Elle «ne démissionne pas», mais c’est tout comme. En conflit avec Alain de Pouzilhac, le PDG de l’Audiovisuel extérieur de la France (AEF), Christine Ockrent, qui occupe la fonction de directrice déléguée du groupe qui chapeaute France 24, RFI et Monte Carlo Doualiya annonce dans une interview au Figaro qu’elle a «décidé d'en finir avec la situation insupportable et totalement figée» dans laquelle elle se trouve (depuis mars, celle-ci n’a plus mis les pieds dans son bureau). 

Interrogée sur les raisons de son départ, l’ancienne présentatrice du journal télévisé dénonce «la passivité du PDG de l'Audiovisuel extérieur de la France et de ses organes sociaux» et les «manoeuvres» qui ont conduit à sa «révocation déguisée et sans motif».

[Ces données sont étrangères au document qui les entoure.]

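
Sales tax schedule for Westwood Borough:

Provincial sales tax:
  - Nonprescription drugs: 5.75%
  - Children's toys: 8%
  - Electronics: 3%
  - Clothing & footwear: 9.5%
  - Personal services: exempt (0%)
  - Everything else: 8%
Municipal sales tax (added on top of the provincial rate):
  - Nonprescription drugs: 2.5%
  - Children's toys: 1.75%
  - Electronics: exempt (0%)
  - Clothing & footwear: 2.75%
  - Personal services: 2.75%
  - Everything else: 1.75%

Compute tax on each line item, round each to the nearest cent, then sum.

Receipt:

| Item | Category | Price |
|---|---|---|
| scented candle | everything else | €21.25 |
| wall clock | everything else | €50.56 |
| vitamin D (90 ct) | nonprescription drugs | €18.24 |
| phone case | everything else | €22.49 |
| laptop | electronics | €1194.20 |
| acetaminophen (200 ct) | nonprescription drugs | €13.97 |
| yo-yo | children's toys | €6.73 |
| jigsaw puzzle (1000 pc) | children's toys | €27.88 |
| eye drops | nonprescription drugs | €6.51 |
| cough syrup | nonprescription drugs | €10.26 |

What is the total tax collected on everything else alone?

€9.19

Scented candle €21.25: everything else → 8% + 1.75% municipal = 9.75% → €2.07
Wall clock €50.56: everything else → 8% + 1.75% municipal = 9.75% → €4.93
Phone case €22.49: everything else → 8% + 1.75% municipal = 9.75% → €2.19
Tax on everything else = €2.07 + €4.93 + €2.19 = €9.19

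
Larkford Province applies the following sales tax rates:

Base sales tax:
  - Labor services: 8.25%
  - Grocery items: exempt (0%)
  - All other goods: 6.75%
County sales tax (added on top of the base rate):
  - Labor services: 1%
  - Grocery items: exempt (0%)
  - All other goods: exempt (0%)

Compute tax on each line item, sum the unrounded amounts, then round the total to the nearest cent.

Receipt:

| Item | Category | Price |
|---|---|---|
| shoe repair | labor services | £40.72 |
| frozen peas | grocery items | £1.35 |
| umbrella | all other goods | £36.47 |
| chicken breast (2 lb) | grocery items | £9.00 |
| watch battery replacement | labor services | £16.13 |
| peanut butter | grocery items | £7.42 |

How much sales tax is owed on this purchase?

£7.72

Shoe repair £40.72: labor services → 8.25% + 1% county = 9.25% → £3.7666
Frozen peas £1.35: grocery items → 0% + 0% county = 0% → £0.00
Umbrella £36.47: all other goods → 6.75% + 0% county = 6.75% → £2.461725
Chicken breast (2 lb) £9.00: grocery items → 0% + 0% county = 0% → £0.00
Watch battery replacement £16.13: labor services → 8.25% + 1% county = 9.25% → £1.492025
Peanut butter £7.42: grocery items → 0% + 0% county = 0% → £0.00
Unrounded tax sum = £7.72035 → £7.72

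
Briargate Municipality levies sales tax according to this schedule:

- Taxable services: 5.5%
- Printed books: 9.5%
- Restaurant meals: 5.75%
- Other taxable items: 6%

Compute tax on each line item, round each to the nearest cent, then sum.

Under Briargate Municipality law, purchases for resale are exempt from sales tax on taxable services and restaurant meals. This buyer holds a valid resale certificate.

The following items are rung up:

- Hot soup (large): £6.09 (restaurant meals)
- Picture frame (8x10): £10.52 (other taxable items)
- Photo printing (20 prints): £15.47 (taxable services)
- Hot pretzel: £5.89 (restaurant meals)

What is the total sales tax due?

£0.63

Hot soup (large) £6.09: restaurant meals, buyer-exempt → 0% → £0.00
Picture frame (8x10) £10.52: other taxable items → 6% → £0.63
Photo printing (20 prints) £15.47: taxable services, buyer-exempt → 0% → £0.00
Hot pretzel £5.89: restaurant meals, buyer-exempt → 0% → £0.00
Total tax = £0.63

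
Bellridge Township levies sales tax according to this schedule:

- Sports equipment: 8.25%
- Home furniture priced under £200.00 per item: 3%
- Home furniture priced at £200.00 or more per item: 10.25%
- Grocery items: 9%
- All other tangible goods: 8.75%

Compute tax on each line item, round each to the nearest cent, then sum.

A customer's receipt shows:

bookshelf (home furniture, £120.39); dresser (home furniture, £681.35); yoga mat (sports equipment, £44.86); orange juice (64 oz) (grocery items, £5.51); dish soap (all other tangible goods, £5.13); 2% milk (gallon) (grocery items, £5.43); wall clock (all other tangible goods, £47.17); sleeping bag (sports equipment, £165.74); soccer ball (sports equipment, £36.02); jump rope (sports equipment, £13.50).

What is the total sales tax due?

£100.47

Bookshelf £120.39: home furniture, under £200.00 → 3% → £3.61
Dresser £681.35: home furniture, £200.00 or more → 10.25% → £69.84
Yoga mat £44.86: sports equipment → 8.25% → £3.70
Orange juice (64 oz) £5.51: grocery items → 9% → £0.50
Dish soap £5.13: all other tangible goods → 8.75% → £0.45
2% milk (gallon) £5.43: grocery items → 9% → £0.49
Wall clock £47.17: all other tangible goods → 8.75% → £4.13
Sleeping bag £165.74: sports equipment → 8.25% → £13.67
Soccer ball £36.02: sports equipment → 8.25% → £2.97
Jump rope £13.50: sports equipment → 8.25% → £1.11
Total tax = £3.61 + £69.84 + £3.70 + £0.50 + £0.45 + £0.49 + £4.13 + £13.67 + £2.97 + £1.11 = £100.47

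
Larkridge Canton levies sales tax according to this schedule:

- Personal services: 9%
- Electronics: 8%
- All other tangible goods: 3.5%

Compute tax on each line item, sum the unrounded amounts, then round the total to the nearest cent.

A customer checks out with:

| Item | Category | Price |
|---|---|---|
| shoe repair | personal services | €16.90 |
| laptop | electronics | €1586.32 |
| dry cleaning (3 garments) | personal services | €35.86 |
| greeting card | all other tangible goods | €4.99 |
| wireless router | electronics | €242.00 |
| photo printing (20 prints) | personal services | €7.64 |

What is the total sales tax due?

€151.88

Shoe repair €16.90: personal services → 9% → €1.521
Laptop €1586.32: electronics → 8% → €126.9056
Dry cleaning (3 garments) €35.86: personal services → 9% → €3.2274
Greeting card €4.99: all other tangible goods → 3.5% → €0.17465
Wireless router €242.00: electronics → 8% → €19.36
Photo printing (20 prints) €7.64: personal services → 9% → €0.6876
Unrounded tax sum = €151.87625 → €151.88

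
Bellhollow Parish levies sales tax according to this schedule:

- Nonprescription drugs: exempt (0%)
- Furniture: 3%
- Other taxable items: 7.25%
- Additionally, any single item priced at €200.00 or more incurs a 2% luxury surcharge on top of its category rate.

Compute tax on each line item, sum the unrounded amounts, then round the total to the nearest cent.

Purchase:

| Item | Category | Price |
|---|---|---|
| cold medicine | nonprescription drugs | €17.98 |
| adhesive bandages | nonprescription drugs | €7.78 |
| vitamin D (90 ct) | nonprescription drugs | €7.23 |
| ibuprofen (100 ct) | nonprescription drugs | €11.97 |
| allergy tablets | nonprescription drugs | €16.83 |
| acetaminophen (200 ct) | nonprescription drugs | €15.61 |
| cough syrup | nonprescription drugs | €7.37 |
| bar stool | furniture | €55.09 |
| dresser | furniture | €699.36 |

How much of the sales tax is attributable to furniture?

Bar stool €55.09: furniture → 3% → €1.6527
Dresser €699.36: furniture → 3% + 2% surcharge = 5% → €34.968
Tax on furniture: unrounded sum = €36.6207 → €36.62

€36.62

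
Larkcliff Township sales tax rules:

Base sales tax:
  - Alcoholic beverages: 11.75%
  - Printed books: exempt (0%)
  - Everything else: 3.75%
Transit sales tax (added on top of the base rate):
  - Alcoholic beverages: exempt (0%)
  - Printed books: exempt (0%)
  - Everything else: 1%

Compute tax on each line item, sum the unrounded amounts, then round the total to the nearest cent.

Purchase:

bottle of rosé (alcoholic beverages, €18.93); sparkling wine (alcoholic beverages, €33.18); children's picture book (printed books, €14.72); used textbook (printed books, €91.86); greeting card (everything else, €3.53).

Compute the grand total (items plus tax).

Bottle of rosé €18.93: alcoholic beverages → 11.75% + 0% transit = 11.75% → €2.224275
Sparkling wine €33.18: alcoholic beverages → 11.75% + 0% transit = 11.75% → €3.89865
Children's picture book €14.72: printed books → 0% + 0% transit = 0% → €0.00
Used textbook €91.86: printed books → 0% + 0% transit = 0% → €0.00
Greeting card €3.53: everything else → 3.75% + 1% transit = 4.75% → €0.167675
Subtotal = €162.22; unrounded tax = €6.2906 → €6.29; total due = €168.51

€168.51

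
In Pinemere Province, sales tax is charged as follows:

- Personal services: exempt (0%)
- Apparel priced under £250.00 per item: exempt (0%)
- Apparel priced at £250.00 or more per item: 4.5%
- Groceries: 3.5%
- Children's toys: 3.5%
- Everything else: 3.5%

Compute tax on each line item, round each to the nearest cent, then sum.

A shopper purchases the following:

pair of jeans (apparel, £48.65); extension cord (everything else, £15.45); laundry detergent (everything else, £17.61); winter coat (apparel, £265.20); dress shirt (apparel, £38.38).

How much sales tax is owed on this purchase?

£13.09

Pair of jeans £48.65: apparel, under £250.00 → 0% → £0.00
Extension cord £15.45: everything else → 3.5% → £0.54
Laundry detergent £17.61: everything else → 3.5% → £0.62
Winter coat £265.20: apparel, £250.00 or more → 4.5% → £11.93
Dress shirt £38.38: apparel, under £250.00 → 0% → £0.00
Total tax = £0.54 + £0.62 + £11.93 = £13.09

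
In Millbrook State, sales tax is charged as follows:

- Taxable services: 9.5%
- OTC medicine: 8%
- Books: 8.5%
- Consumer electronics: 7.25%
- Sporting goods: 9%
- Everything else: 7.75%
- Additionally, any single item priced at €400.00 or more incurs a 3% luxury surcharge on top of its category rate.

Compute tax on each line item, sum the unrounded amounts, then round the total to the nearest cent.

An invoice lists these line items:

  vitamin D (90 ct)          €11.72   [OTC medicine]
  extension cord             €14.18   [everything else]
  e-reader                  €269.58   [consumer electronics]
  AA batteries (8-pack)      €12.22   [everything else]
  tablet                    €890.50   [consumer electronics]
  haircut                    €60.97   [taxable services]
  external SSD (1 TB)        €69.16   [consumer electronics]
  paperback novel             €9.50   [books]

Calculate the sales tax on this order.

Vitamin D (90 ct) €11.72: OTC medicine → 8% → €0.9376
Extension cord €14.18: everything else → 7.75% → €1.09895
E-reader €269.58: consumer electronics → 7.25% → €19.54455
AA batteries (8-pack) €12.22: everything else → 7.75% → €0.94705
Tablet €890.50: consumer electronics → 7.25% + 3% surcharge = 10.25% → €91.27625
Haircut €60.97: taxable services → 9.5% → €5.79215
External SSD (1 TB) €69.16: consumer electronics → 7.25% → €5.0141
Paperback novel €9.50: books → 8.5% → €0.8075
Unrounded tax sum = €125.41815 → €125.42

€125.42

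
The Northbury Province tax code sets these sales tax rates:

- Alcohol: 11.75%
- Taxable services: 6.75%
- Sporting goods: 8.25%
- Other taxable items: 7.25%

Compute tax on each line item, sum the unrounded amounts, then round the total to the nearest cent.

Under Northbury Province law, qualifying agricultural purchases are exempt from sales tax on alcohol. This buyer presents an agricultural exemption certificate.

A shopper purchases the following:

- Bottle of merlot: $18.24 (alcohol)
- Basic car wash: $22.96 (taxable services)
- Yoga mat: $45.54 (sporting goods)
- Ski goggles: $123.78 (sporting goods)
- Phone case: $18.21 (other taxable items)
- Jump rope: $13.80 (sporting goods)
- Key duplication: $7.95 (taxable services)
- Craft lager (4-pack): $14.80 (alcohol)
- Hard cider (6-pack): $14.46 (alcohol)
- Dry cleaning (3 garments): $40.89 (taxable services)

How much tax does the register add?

$21.27

Bottle of merlot $18.24: alcohol, buyer-exempt → 0% → $0.00
Basic car wash $22.96: taxable services → 6.75% → $1.5498
Yoga mat $45.54: sporting goods → 8.25% → $3.75705
Ski goggles $123.78: sporting goods → 8.25% → $10.21185
Phone case $18.21: other taxable items → 7.25% → $1.320225
Jump rope $13.80: sporting goods → 8.25% → $1.1385
Key duplication $7.95: taxable services → 6.75% → $0.536625
Craft lager (4-pack) $14.80: alcohol, buyer-exempt → 0% → $0.00
Hard cider (6-pack) $14.46: alcohol, buyer-exempt → 0% → $0.00
Dry cleaning (3 garments) $40.89: taxable services → 6.75% → $2.760075
Unrounded tax sum = $21.274125 → $21.27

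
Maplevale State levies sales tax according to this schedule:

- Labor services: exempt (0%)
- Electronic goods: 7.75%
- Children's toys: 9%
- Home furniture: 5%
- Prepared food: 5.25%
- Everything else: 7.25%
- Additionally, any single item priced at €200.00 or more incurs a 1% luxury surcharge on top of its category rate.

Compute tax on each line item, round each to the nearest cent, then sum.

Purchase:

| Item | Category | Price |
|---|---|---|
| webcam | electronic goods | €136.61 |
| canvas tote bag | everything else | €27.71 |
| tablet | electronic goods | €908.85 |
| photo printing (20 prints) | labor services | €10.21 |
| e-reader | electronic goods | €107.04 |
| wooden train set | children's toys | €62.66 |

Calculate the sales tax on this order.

Webcam €136.61: electronic goods → 7.75% → €10.59
Canvas tote bag €27.71: everything else → 7.25% → €2.01
Tablet €908.85: electronic goods → 7.75% + 1% surcharge = 8.75% → €79.52
Photo printing (20 prints) €10.21: labor services → 0% → €0.00
E-reader €107.04: electronic goods → 7.75% → €8.30
Wooden train set €62.66: children's toys → 9% → €5.64
Total tax = €10.59 + €2.01 + €79.52 + €8.30 + €5.64 = €106.06

€106.06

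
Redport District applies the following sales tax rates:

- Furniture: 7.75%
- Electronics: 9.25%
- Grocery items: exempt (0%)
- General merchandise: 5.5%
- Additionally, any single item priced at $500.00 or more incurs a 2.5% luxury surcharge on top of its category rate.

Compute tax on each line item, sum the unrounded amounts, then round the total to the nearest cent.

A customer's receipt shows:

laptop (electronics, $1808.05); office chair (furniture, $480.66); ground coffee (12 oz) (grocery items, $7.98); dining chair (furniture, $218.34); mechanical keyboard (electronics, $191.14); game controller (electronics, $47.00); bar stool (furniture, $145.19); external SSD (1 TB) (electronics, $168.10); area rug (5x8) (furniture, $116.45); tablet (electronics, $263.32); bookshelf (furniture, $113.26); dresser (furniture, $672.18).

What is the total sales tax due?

$426.51

Laptop $1808.05: electronics → 9.25% + 2.5% surcharge = 11.75% → $212.445875
Office chair $480.66: furniture → 7.75% → $37.25115
Ground coffee (12 oz) $7.98: grocery items → 0% → $0.00
Dining chair $218.34: furniture → 7.75% → $16.92135
Mechanical keyboard $191.14: electronics → 9.25% → $17.68045
Game controller $47.00: electronics → 9.25% → $4.3475
Bar stool $145.19: furniture → 7.75% → $11.252225
External SSD (1 TB) $168.10: electronics → 9.25% → $15.54925
Area rug (5x8) $116.45: furniture → 7.75% → $9.024875
Tablet $263.32: electronics → 9.25% → $24.3571
Bookshelf $113.26: furniture → 7.75% → $8.77765
Dresser $672.18: furniture → 7.75% + 2.5% surcharge = 10.25% → $68.89845
Unrounded tax sum = $426.505875 → $426.51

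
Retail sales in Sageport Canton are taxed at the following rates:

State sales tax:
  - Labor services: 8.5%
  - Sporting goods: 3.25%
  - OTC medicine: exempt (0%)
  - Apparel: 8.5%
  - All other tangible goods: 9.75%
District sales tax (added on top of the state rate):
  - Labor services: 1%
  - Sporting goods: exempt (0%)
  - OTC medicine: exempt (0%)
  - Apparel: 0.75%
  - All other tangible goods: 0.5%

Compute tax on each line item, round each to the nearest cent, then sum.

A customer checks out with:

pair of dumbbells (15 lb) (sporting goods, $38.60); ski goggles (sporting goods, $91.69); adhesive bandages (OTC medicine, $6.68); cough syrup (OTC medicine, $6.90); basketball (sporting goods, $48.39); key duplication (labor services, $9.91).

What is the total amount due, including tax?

Pair of dumbbells (15 lb) $38.60: sporting goods → 3.25% + 0% district = 3.25% → $1.25
Ski goggles $91.69: sporting goods → 3.25% + 0% district = 3.25% → $2.98
Adhesive bandages $6.68: OTC medicine → 0% + 0% district = 0% → $0.00
Cough syrup $6.90: OTC medicine → 0% + 0% district = 0% → $0.00
Basketball $48.39: sporting goods → 3.25% + 0% district = 3.25% → $1.57
Key duplication $9.91: labor services → 8.5% + 1% district = 9.5% → $0.94
Subtotal = $202.17; tax = $6.74; total due = $208.91

$208.91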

D’Alain Pouzilhac, Ockrent dit qu’il a tendance à considérer France 24 comme sa «propriété personnelle», «sa créature», et que son comportement vis-à-vis d’elle a commencé à changer au moment du remaniement ministériel qui a vu Bernard Kouchner, le mari de la journaliste, quitter le gouvernement, et qu'il s'est ensuite dégradé avec l'affaire d'espionnage qui a éclaté au sein de l'AEF. Ockrent avance également l’hypothèse que son opposition personnelle au projet de fusion des rédactions défendu par son ex-collaborateur a pu jouer dans son éviction.

Désormais, l’affaire devrait se résoudre devant le tribunal de commerce, où Christine Ockrent entend «établir le préjudice et les dommages» qu’elle «subit» depuis des mois. Elle a d’ores et déjà annoncé qu’elle maintenait toutes ses plaintes, notamment pour harcèlement moral.